27. El kit de la reivindicación 26, que adicionalmente comprende los pares de cebadores de PCR que comprenden las secuencias de nucleótido respectivas del primer y segundo cebador de SEC ID NO: 5 y SEC ID NO: 6, SEC ID NO: 7 y SEC ID NO: 8, y SEC ID NO: 9 y SEC ID NO: 10.

28. El kit de la reivindicación 26, que adicionalmente comprende los pares de cebadores de PCR que comprenden las secuencias de nucleótido respectivas del primer y segundo cebador de SEC ID NO: 45 y SEC ID NO: 46, SEC ID NO: 47 y SEC ID NO: 48, y SEC ID NO: 49 y SEC ID NO: 50.

29. Un kit de amplificación por PCR específico para E. meleagrimitis 2 que comprende un primer cebador y un segundo cebador, en donde la secuencia de nucleótido del primer cebador comprende la SEC ID NO: 11 y la secuencia de nucleótido del segundo cebador comprende la SEC ID NO: 12

30. Un método para identificar E. meleagrimitis 2 en una muestra biológica que comprende: (a) acceder a los ácidos nucleicos contenidos por una muestra biológica; (b) amplificar los ácidos nucleicos obtenidos por PCR en presencia de los cebadores del kit de amplificación por PCR de la reivindicación 27 bajo las condiciones que producirán un producto de PCR cuando los ácidos nucleicos de E. meleagrimitis 2 sean contenidos por la muestra biológica; y (c) supervisar el producto de PCR; en donde cuando el producto de PCR se detecta durante la supervisión, £. i ¦ · i meleagrimitis 2 se identifica como presente en la muestra biológica.
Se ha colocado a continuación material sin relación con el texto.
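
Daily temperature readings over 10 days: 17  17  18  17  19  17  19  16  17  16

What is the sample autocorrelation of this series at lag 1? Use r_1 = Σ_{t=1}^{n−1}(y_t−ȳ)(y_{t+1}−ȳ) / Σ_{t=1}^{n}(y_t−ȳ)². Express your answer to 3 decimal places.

Mean ȳ = (17 + 17 + 18 + 17 + 19 + 17 + 19 + 16 + 17 + 16)/10 = 17.3000
Numerator Σ_{t=1}^{9}(y_t−ȳ)(y_{t+1}−ȳ) = -3.2900
Denominator Σ(y_t−ȳ)² = 10.1000
r_1 = -3.2900 / 10.1000 = -0.326

-0.326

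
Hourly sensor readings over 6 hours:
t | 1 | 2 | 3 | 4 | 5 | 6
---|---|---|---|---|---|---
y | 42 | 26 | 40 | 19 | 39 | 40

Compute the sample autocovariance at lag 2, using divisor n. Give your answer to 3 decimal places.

Mean ȳ = (42 + 26 + 40 + 19 + 39 + 40)/6 = 34.3333
Deviations: 7.6667, -8.3333, 5.6667, -15.3333, 4.6667, 5.6667
Σ_{t=1}^{4}(y_t−ȳ)(y_{t+2}−ȳ) = 110.7778
γ_2 = 110.7778 / 6 = 18.463

18.463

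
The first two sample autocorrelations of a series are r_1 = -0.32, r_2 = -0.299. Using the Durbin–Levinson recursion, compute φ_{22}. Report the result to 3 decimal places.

φ_{22} = (r_2 − r_1²) / (1 − r_1²)
r_1² = (-0.32)² = 0.1024
Numerator = -0.299 − 0.1024 = -0.4014; denominator = 1 − 0.1024 = 0.8976
φ_{22} = -0.4014 / 0.8976 = -0.447

-0.447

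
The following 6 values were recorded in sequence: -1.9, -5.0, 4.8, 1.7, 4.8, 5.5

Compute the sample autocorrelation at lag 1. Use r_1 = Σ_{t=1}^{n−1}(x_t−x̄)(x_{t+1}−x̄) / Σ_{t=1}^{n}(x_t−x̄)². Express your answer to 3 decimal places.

Mean x̄ = (-1.9 − 5.0 + 4.8 + 1.7 + 4.8 + 5.5)/6 = 1.6500
Numerator Σ_{t=1}^{5}(x_t−x̄)(x_{t+1}−x̄) = 15.1025
Denominator Σ(x_t−x̄)² = 91.4950
r_1 = 15.1025 / 91.4950 = 0.165

0.165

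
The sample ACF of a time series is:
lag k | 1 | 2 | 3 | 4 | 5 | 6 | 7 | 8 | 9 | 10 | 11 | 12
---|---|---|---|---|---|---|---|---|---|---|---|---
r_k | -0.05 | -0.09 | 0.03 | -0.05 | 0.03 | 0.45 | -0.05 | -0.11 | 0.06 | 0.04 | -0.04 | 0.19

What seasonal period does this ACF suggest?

6

The largest autocorrelation is r_6 = 0.45, with a weaker echo at lag 12 (0.19); the remaining lags stay at or below 0.06.
The dominant spike at lag 6 indicates a seasonal period of 6.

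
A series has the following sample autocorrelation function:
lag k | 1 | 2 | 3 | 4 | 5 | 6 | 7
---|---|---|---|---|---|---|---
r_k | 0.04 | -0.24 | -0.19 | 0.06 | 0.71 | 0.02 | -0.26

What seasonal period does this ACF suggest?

5

The largest autocorrelation is r_5 = 0.71; the remaining lags stay at or below 0.06.
The dominant spike at lag 5 indicates a seasonal period of 5.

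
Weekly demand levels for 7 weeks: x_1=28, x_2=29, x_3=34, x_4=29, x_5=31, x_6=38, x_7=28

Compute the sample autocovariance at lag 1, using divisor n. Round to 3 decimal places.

-3.857

Mean x̄ = (28 + 29 + 34 + 29 + 31 + 38 + 28)/7 = 31.0000
Σ_{t=1}^{6}(x_t−x̄)(x_{t+1}−x̄) = -27.0000
γ_1 = -27.0000 / 7 = -3.857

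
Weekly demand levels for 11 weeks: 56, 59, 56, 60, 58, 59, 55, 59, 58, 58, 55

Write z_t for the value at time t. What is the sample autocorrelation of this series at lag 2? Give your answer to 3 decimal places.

0.265

Mean z̄ = (56 + 59 + 56 + 60 + 58 + 59 + 55 + 59 + 58 + 58 + 55)/11 = 57.5455
Numerator Σ_{t=1}^{9}(z_t−z̄)(z_{t+2}−z̄) = 8.1322
Denominator Σ(z_t−z̄)² = 30.7273
r_2 = 8.1322 / 30.7273 = 0.265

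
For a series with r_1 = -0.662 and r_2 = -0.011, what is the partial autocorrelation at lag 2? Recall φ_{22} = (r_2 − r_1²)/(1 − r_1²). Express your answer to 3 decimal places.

φ_{22} = (r_2 − r_1²) / (1 − r_1²)
r_1² = (-0.662)² = 0.438244
Numerator = -0.011 − 0.4382 = -0.4492; denominator = 1 − 0.4382 = 0.5618
φ_{22} = -0.4492 / 0.5618 = -0.800

-0.800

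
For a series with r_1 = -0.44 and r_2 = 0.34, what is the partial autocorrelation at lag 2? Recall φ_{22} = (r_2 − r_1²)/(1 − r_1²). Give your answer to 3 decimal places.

0.182

φ_{22} = (r_2 − r_1²) / (1 − r_1²)
r_1² = (-0.44)² = 0.1936
Numerator = 0.34 − 0.1936 = 0.1464; denominator = 1 − 0.1936 = 0.8064
φ_{22} = 0.1464 / 0.8064 = 0.182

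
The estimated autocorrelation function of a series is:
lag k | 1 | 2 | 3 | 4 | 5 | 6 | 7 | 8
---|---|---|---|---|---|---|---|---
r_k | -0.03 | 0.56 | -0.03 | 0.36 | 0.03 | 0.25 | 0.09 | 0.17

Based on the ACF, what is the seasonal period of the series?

2

The largest autocorrelation is r_2 = 0.56, with weaker echoes at lags 4 (0.36), 6 (0.25) and 8 (0.17); the remaining lags stay at or below 0.09.
The dominant spike at lag 2 indicates a seasonal period of 2.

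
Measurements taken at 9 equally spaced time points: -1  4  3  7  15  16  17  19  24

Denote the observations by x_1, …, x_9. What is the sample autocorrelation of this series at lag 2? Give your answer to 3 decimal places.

0.365

Mean x̄ = (-1 + 4 + 3 + 7 + 15 + 16 + 17 + 19 + 24)/9 = 11.5556
Σ(x_t−x̄)(x_{t+2}−x̄) = (107.4198) + (34.4198) + (-29.4691) + (-20.2469) + (18.7531) + (33.0864) + (67.7531) = 211.7160
Denominator Σ(x_t−x̄)² = 580.2222
r_2 = 211.7160 / 580.2222 = 0.365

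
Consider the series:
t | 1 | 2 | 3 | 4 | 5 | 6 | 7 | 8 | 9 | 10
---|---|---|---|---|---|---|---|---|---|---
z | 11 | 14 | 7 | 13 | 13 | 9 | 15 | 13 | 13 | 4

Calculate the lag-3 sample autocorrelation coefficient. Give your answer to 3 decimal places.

Mean z̄ = (11 + 14 + 7 + 13 + 13 + 9 + 15 + 13 + 13 + 4)/10 = 11.2000
Σ(z_t−z̄)(z_{t+3}−z̄) = (-0.3600) + (5.0400) + (9.2400) + (6.8400) + (3.2400) + (-3.9600) + (-27.3600) = -7.3200
Denominator Σ(z_t−z̄)² = 109.6000
r_3 = -7.3200 / 109.6000 = -0.067

-0.067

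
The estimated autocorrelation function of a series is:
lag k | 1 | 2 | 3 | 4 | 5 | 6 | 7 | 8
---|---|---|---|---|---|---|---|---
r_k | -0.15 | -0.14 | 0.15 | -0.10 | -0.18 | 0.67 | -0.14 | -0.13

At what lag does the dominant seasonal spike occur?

6

The largest autocorrelation is r_6 = 0.67; the remaining lags stay at or below 0.15.
The dominant spike at lag 6 indicates a seasonal period of 6.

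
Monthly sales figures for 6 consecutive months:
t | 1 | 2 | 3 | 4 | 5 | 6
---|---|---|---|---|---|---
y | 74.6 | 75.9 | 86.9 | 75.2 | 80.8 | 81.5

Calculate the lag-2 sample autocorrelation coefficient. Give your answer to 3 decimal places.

Mean ȳ = (74.6 + 75.9 + 86.9 + 75.2 + 80.8 + 81.5)/6 = 79.1500
Numerator Σ_{t=1}^{4}(y_t−ȳ)(y_{t+2}−ȳ) = -18.9200
Denominator Σ(y_t−ȳ)² = 115.1750
r_2 = -18.9200 / 115.1750 = -0.164

-0.164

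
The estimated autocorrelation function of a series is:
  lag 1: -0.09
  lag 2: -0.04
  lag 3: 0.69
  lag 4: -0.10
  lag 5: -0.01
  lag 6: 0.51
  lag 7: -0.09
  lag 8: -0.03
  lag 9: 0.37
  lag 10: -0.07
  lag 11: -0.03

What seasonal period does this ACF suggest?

The largest autocorrelation is r_3 = 0.69, with weaker echoes at lags 6 (0.51) and 9 (0.37); the remaining lags stay at or below -0.01.
The dominant spike at lag 3 indicates a seasonal period of 3.

3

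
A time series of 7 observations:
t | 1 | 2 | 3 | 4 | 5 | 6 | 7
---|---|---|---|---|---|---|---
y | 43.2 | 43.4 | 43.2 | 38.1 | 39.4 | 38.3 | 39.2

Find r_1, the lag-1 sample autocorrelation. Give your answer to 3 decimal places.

Mean ȳ = (43.2 + 43.4 + 43.2 + 38.1 + 39.4 + 38.3 + 39.2)/7 = 40.6857
Numerator Σ_{t=1}^{6}(y_t−ȳ)(y_{t+1}−ȳ) = 17.0841
Denominator Σ(y_t−ȳ)² = 36.2486
r_1 = 17.0841 / 36.2486 = 0.471

0.471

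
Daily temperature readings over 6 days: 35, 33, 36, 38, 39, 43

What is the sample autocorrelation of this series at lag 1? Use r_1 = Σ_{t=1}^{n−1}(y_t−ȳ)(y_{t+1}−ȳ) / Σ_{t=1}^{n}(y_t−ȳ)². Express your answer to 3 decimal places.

0.417

Mean ȳ = (35 + 33 + 36 + 38 + 39 + 43)/6 = 37.3333
Deviations from mean: -2.3333, -4.3333, -1.3333, 0.6667, 1.6667, 5.6667
Σ(y_t−ȳ)(y_{t+1}−ȳ) = (10.1111) + (5.7778) + (-0.8889) + (1.1111) + (9.4444) = 25.5556
Denominator Σ(y_t−ȳ)² = 61.3333
r_1 = 25.5556 / 61.3333 = 0.417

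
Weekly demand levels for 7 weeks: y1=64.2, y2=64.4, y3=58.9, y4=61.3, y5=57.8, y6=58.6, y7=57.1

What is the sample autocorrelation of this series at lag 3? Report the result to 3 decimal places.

Mean ȳ = (64.2 + 64.4 + 58.9 + 61.3 + 57.8 + 58.6 + 57.1)/7 = 60.3286
Deviations from mean: 3.8714, 4.0714, -1.4286, 0.9714, -2.5286, -1.7286, -3.2286
Σ(y_t−ȳ)(y_{t+3}−ȳ) = (3.7608) + (-10.2949) + (2.4694) + (-3.1363) = -7.2010
Denominator Σ(y_t−ȳ)² = 54.3543
r_3 = -7.2010 / 54.3543 = -0.132

-0.132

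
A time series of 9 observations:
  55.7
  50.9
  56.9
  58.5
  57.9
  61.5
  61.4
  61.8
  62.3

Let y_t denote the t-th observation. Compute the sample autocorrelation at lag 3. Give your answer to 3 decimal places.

0.082

Mean ȳ = (55.7 + 50.9 + 56.9 + 58.5 + 57.9 + 61.5 + 61.4 + 61.8 + 62.3)/9 = 58.5444
Numerator Σ_{t=1}^{6}(y_t−ȳ)(y_{t+3}−ȳ) = 9.0674
Denominator Σ(y_t−ȳ)² = 111.2422
r_3 = 9.0674 / 111.2422 = 0.082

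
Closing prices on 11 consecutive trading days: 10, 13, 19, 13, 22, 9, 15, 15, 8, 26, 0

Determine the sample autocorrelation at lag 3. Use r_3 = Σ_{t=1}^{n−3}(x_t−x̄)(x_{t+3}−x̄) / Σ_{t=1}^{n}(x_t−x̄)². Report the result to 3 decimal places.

Mean x̄ = (10 + 13 + 19 + 13 + 22 + 9 + 15 + 15 + 8 + 26 + 0)/11 = 13.6364
Numerator Σ_{t=1}^{8}(x_t−x̄)(x_{t+3}−x̄) = 7.0579
Denominator Σ(x_t−x̄)² = 508.5455
r_3 = 7.0579 / 508.5455 = 0.014

0.014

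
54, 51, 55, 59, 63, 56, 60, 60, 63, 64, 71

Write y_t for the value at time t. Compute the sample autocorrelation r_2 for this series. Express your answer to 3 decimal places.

0.190

Mean ȳ = (54 + 51 + 55 + 59 + 63 + 56 + 60 + 60 + 63 + 64 + 71)/11 = 59.6364
Numerator Σ_{t=1}^{9}(y_t−ȳ)(y_{t+2}−ȳ) = 59.2810
Denominator Σ(y_t−ȳ)² = 312.5455
r_2 = 59.2810 / 312.5455 = 0.190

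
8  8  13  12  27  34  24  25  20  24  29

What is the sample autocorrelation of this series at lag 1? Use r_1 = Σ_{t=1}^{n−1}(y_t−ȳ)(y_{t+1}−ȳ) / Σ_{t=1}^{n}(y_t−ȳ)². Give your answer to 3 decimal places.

0.556

Mean ȳ = (8 + 8 + 13 + 12 + 27 + 34 + 24 + 25 + 20 + 24 + 29)/11 = 20.3636
Numerator Σ_{t=1}^{10}(y_t−ȳ)(y_{t+1}−ȳ) = 435.3223
Denominator Σ(y_t−ȳ)² = 782.5455
r_1 = 435.3223 / 782.5455 = 0.556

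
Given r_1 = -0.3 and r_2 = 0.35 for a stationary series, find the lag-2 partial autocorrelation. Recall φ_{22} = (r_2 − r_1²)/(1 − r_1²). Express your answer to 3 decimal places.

φ_{22} = (r_2 − r_1²) / (1 − r_1²)
r_1² = (-0.3)² = 0.09
Numerator = 0.35 − 0.0900 = 0.2600; denominator = 1 − 0.0900 = 0.9100
φ_{22} = 0.2600 / 0.9100 = 0.286

0.286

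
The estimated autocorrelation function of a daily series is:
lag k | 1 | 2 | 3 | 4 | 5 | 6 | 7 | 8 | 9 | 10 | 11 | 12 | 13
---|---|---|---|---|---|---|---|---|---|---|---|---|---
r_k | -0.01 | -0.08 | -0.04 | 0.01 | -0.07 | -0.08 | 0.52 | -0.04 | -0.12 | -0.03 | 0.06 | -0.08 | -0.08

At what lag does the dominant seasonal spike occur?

7

The largest autocorrelation is r_7 = 0.52; the remaining lags stay at or below 0.06.
The dominant spike at lag 7 indicates a seasonal period of 7.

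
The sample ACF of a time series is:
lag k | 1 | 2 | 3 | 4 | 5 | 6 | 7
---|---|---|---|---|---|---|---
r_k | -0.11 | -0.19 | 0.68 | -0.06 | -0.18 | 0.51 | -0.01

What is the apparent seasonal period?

The largest autocorrelation is r_3 = 0.68, with a weaker echo at lag 6 (0.51); the remaining lags stay at or below -0.01.
The dominant spike at lag 3 indicates a seasonal period of 3.

3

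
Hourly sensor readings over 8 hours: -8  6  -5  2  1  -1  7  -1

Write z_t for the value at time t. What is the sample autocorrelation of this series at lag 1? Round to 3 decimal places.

-0.565

Mean z̄ = (-8 + 6 − 5 + 2 + 1 − 1 + 7 − 1)/8 = 0.1250
Deviations from mean: -8.1250, 5.8750, -5.1250, 1.8750, 0.8750, -1.1250, 6.8750, -1.1250
Numerator Σ_{t=1}^{7}(z_t−z̄)(z_{t+1}−z̄) = -102.2656
Denominator Σ(z_t−z̄)² = 180.8750
r_1 = -102.2656 / 180.8750 = -0.565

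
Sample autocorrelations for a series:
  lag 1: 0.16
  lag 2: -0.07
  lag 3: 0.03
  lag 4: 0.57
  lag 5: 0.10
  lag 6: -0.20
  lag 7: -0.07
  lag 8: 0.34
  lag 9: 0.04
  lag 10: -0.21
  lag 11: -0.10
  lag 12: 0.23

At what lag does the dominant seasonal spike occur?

4

The largest autocorrelation is r_4 = 0.57, with weaker echoes at lags 8 (0.34) and 12 (0.23); the remaining lags stay at or below 0.16.
The dominant spike at lag 4 indicates a seasonal period of 4.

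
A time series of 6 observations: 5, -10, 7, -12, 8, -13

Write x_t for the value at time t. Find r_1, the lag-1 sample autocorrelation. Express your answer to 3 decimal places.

Mean x̄ = (5 − 10 + 7 − 12 + 8 − 13)/6 = -2.5000
Deviations from mean: 7.5000, -7.5000, 9.5000, -9.5000, 10.5000, -10.5000
Σ(x_t−x̄)(x_{t+1}−x̄) = (-56.2500) + (-71.2500) + (-90.2500) + (-99.7500) + (-110.2500) = -427.7500
Denominator Σ(x_t−x̄)² = 513.5000
r_1 = -427.7500 / 513.5000 = -0.833

-0.833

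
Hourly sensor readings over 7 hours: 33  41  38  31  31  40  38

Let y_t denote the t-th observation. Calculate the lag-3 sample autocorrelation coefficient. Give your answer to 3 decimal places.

Mean ȳ = (33 + 41 + 38 + 31 + 31 + 40 + 38)/7 = 36.0000
Deviations from mean: -3.0000, 5.0000, 2.0000, -5.0000, -5.0000, 4.0000, 2.0000
Numerator Σ_{t=1}^{4}(y_t−ȳ)(y_{t+3}−ȳ) = -12.0000
Denominator Σ(y_t−ȳ)² = 108.0000
r_3 = -12.0000 / 108.0000 = -0.111

-0.111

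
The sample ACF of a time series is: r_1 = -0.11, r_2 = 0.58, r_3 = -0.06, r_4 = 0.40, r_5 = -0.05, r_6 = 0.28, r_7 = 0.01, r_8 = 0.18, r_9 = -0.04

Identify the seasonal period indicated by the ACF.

2

The largest autocorrelation is r_2 = 0.58, with weaker echoes at lags 4 (0.40), 6 (0.28) and 8 (0.18); the remaining lags stay at or below 0.01.
The dominant spike at lag 2 indicates a seasonal period of 2.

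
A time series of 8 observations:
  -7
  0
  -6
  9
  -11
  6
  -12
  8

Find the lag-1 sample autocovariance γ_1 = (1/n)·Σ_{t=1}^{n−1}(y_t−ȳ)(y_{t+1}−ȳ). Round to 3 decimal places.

Mean ȳ = (-7 + 0 − 6 + 9 − 11 + 6 − 12 + 8)/8 = -1.6250
Σ_{t=1}^{7}(y_t−ȳ)(y_{t+1}−ȳ) = -412.3906
γ_1 = -412.3906 / 8 = -51.549

-51.549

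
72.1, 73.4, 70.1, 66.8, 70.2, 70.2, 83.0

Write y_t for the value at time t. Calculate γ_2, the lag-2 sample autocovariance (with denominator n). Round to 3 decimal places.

Mean ȳ = (72.1 + 73.4 + 70.1 + 66.8 + 70.2 + 70.2 + 83.0)/7 = 72.2571
Σ_{t=1}^{5}(y_t−ȳ)(y_{t+2}−ȳ) = -12.3337
γ_2 = -12.3337 / 7 = -1.762

-1.762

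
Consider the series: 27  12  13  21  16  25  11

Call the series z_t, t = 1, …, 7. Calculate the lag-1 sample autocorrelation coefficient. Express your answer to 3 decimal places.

Mean z̄ = (27 + 12 + 13 + 21 + 16 + 25 + 11)/7 = 17.8571
Σ(z_t−z̄)(z_{t+1}−z̄) = (-53.5510) + (28.4490) + (-15.2653) + (-5.8367) + (-13.2653) + (-48.9796) = -108.4490
Denominator Σ(z_t−z̄)² = 252.8571
r_1 = -108.4490 / 252.8571 = -0.429

-0.429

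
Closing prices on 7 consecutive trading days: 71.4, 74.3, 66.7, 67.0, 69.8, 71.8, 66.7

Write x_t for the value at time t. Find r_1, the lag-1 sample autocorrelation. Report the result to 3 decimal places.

-0.078

Mean x̄ = (71.4 + 74.3 + 66.7 + 67.0 + 69.8 + 71.8 + 66.7)/7 = 69.6714
Deviations from mean: 1.7286, 4.6286, -2.9714, -2.6714, 0.1286, 2.1286, -2.9714
Numerator Σ_{t=1}^{6}(x_t−x̄)(x_{t+1}−x̄) = -4.2094
Denominator Σ(x_t−x̄)² = 53.7543
r_1 = -4.2094 / 53.7543 = -0.078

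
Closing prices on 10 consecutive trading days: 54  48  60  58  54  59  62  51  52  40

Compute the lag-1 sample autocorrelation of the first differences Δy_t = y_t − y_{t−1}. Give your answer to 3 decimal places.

-0.304

First differences Δy: -6, 12, -2, -4, 5, 3, -11, 1, -12
Mean of differences = -1.5556
Numerator Σ(Δy_t−Δȳ)(Δy_{t+1}−Δȳ) = -145.1975
Denominator Σ(Δy_t−Δȳ)² = 478.2222
r_1(Δy) = -145.1975 / 478.2222 = -0.304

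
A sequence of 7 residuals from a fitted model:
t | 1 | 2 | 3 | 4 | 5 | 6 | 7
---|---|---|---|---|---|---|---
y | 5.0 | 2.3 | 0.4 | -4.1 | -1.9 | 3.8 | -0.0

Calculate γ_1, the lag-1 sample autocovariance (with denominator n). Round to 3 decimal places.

Mean ȳ = (5.0 + 2.3 + 0.4 − 4.1 − 1.9 + 3.8 − 0.0)/7 = 0.7857
Σ_{t=1}^{6}(y_t−ȳ)(y_{t+1}−ȳ) = 10.3398
γ_1 = 10.3398 / 7 = 1.477

1.477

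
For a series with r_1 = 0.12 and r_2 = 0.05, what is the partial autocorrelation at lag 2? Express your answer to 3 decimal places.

φ_{22} = (r_2 − r_1²) / (1 − r_1²)
r_1² = (0.12)² = 0.0144
Numerator = 0.05 − 0.0144 = 0.0356; denominator = 1 − 0.0144 = 0.9856
φ_{22} = 0.0356 / 0.9856 = 0.036

0.036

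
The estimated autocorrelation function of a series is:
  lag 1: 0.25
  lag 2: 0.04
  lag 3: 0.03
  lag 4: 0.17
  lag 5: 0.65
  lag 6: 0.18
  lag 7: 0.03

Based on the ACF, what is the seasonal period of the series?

5

The largest autocorrelation is r_5 = 0.65; the remaining lags stay at or below 0.25. The elevated value at lag 1 (0.25), dropping to 0.04 at lag 2, reflects decaying short-term dependence rather than seasonality.
The dominant spike at lag 5 indicates a seasonal period of 5.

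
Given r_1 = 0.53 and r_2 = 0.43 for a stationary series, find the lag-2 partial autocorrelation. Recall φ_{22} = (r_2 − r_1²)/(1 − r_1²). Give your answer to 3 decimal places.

φ_{22} = (r_2 − r_1²) / (1 − r_1²)
r_1² = (0.53)² = 0.2809
Numerator = 0.43 − 0.2809 = 0.1491; denominator = 1 − 0.2809 = 0.7191
φ_{22} = 0.1491 / 0.7191 = 0.207

0.207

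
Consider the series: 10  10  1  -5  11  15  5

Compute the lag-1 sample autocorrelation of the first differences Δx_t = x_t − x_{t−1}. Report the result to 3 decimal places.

First differences Δx: 0, -9, -6, 16, 4, -10
Mean of differences = -0.8333
Numerator Σ(Δx_t−Δx̄)(Δx_{t+1}−Δx̄) = -14.5278
Denominator Σ(Δx_t−Δx̄)² = 484.8333
r_1(Δx) = -14.5278 / 484.8333 = -0.030

-0.030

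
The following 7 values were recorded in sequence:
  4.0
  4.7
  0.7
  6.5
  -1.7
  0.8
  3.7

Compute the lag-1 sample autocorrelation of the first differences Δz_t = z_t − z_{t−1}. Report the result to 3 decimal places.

-0.659

First differences Δz: 0.7, -4.0, 5.8, -8.2, 2.5, 2.9
Mean of differences = -0.0500
Numerator Σ(Δz_t−Δz̄)(Δz_{t+1}−Δz̄) = -87.0075
Denominator Σ(Δz_t−Δz̄)² = 132.0150
r_1(Δz) = -87.0075 / 132.0150 = -0.659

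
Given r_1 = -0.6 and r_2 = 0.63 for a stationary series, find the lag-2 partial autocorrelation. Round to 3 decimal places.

0.422

φ_{22} = (r_2 − r_1²) / (1 − r_1²)
r_1² = (-0.6)² = 0.36
Numerator = 0.63 − 0.3600 = 0.2700; denominator = 1 − 0.3600 = 0.6400
φ_{22} = 0.2700 / 0.6400 = 0.422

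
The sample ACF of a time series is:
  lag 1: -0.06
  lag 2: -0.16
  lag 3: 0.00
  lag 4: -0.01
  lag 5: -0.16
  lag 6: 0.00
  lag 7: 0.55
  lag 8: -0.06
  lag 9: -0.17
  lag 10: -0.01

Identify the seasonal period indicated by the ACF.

7

The largest autocorrelation is r_7 = 0.55; the remaining lags stay at or below 0.00.
The dominant spike at lag 7 indicates a seasonal period of 7.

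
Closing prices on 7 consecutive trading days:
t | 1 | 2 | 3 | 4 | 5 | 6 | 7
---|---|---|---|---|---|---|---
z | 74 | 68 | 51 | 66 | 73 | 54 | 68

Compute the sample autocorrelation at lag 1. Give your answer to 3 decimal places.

-0.299

Mean z̄ = (74 + 68 + 51 + 66 + 73 + 54 + 68)/7 = 64.8571
Σ(z_t−z̄)(z_{t+1}−z̄) = (28.7347) + (-43.5510) + (-15.8367) + (9.3061) + (-88.4082) + (-34.1224) = -143.8776
Denominator Σ(z_t−z̄)² = 480.8571
r_1 = -143.8776 / 480.8571 = -0.299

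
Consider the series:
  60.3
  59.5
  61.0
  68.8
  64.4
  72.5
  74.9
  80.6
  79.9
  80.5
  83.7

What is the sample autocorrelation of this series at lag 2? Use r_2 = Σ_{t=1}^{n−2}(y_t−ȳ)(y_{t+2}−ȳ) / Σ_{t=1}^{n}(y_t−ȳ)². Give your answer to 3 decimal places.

Mean ȳ = (60.3 + 59.5 + 61.0 + 68.8 + 64.4 + 72.5 + 74.9 + 80.6 + 79.9 + 80.5 + 83.7)/11 = 71.4636
Numerator Σ_{t=1}^{9}(y_t−ȳ)(y_{t+2}−ȳ) = 419.8055
Denominator Σ(y_t−ȳ)² = 833.1455
r_2 = 419.8055 / 833.1455 = 0.504

0.504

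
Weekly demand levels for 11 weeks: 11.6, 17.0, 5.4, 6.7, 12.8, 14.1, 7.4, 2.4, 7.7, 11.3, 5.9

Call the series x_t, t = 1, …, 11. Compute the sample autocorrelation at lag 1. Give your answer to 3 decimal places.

0.055

Mean x̄ = (11.6 + 17.0 + 5.4 + 6.7 + 12.8 + 14.1 + 7.4 + 2.4 + 7.7 + 11.3 + 5.9)/11 = 9.3000
Numerator Σ_{t=1}^{10}(x_t−x̄)(x_{t+1}−x̄) = 10.5500
Denominator Σ(x_t−x̄)² = 191.1800
r_1 = 10.5500 / 191.1800 = 0.055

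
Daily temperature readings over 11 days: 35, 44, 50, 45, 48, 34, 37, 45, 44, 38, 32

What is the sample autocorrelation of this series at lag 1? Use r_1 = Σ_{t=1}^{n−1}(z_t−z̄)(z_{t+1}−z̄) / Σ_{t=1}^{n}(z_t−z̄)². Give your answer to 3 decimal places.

Mean z̄ = (35 + 44 + 50 + 45 + 48 + 34 + 37 + 45 + 44 + 38 + 32)/11 = 41.0909
Numerator Σ_{t=1}^{10}(z_t−z̄)(z_{t+1}−z̄) = 64.5372
Denominator Σ(z_t−z̄)² = 370.9091
r_1 = 64.5372 / 370.9091 = 0.174

0.174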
31. Un método para identificar el patógeno de Eimeria de pavo presente en una muestra biológica, que comprende: (a) acceder a los ácidos nucleicos contenidos por una muestra biológica; (b) amplificar los ácidos nucleicos obtenidos por PCR en presencia de los cebadores del kit de amplificación por PCR de la reivindicación 28 bajo las condiciones que producirán un producto de PCR cuando los ácidos nucleicos de Eimeria patogénica de pavo sean contenidos por la muestra biológica; y (c) supervisar el producto de PCR; en donde cuando el producto de PCR se detecta durante la supervisión, la Eimeria patogénica de pavo se identifica como presente en la muestra biológica.

32. Un método para identificar la especie de Eimeria patogénica de pavo presente en una muestra biológica, que comprende: i (a) acceder a los ácidos nucleicos contenidos por una muestra biológica; (b) amplificar los ácidos nucleicos obtenidos por PCR en presencia de los cebadores del kit de amplificación por PCR de la reivindicación 28 bajo las condiciones que producirán un producto de PCR cuando los ácidos nucleicos de Eimeria patogénica de pavo sean contenidos por la muestra biológica; (c) detectar el producto de PCR; y (d) determinar la especie de Eimeria patogénica de pavo asociada al producto de PCR detectado; en donde la determinación identifica la especie de Eimeria patogénica de pavo presente en la muestra biológica.

33. El método de la reivindicación 32, que adicionalmente comprende aislar uno o más aislados de Eimeria de pavo de la muestra biológica y determinar una o más propiedades de la Eimeria patogénica de pavo aislada, en donde las propiedades se seleccionan del grupo que consiste de su patología, patogenicidad , inmunidad cruzada, y morfometrías.